Vous êtes un activiste écolo ? « La catastrophe, qui est au départ, quelque chose de sensationnel comme le volcan qui explose ou la comète qui menace de tomber, quitte un peu ses formes habituelles pour devenir plus insidieuse avec la pollution, le nucléaire », commente l’experte. Place aux œuvres qui montrent l’impact des ravages de l’activité humaine sur la planète, comme les photographies de Nicolas Garcia Uriburu qui entre 1968 et 1970 a coloré l’eau de l’East River de New York, la Seine à Paris ou encore le Rio de Plata à Buenos Aires pour dénoncer une pollution lancinante ou celles de Peter Goin, qui fut l’un des premiers civils à photographier les sites de tests nucléaires du désert du Nevada en 1991.

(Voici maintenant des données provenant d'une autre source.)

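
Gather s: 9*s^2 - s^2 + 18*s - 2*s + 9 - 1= 8*s^2 + 16*s + 8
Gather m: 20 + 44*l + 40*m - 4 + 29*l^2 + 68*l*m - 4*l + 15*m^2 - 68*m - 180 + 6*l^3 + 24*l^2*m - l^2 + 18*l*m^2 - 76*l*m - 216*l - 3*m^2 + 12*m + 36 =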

La série « Nuclear Landscapes, the Nevada Test Site », The Nevada Museum of Art. (A. Demoulin/20 Minutes)

Fan d’« Elysium »…

Vous êtes persuadés que les générations futures vivront dans une colonie sur Mars ? L’exposition s’achève sur une note d’optimisme avec les alternatives. De nombreux architectes ont imaginé des « réponses à l’après-catastrophe », comme le dôme au-dessus de Manhattan de Richard Buckminster Fuller ou le Village sous-marin de Jacques Rougerie ou les bulles de Zamp Kelp. « Ici, on est à la frontière de la recherche et de la science-fiction », s’enthousiasme la commissaire. Place ensuite aux artistes éco-activistes « qui travaillent avec des scientifiques pour régénérer les sols, réinvestir d’anciens sites industriels », précise Hélène Guenin. « Il fallait s’émanciper des discours de la catastrophe et s’ouvrir sur des pratiques alternatives et des façons de réenchanter le monde. A la fin de l’exposition, l’homme n’est plus dans un rapport de domination, mais dans des actes qui ne laissent pas d’empreinte », conclut la commissaire.

A gauche, le Village sous-marin de Jacques Rougerie, 1973, et à droite, Protected Village de Zamp Kelp, 1970.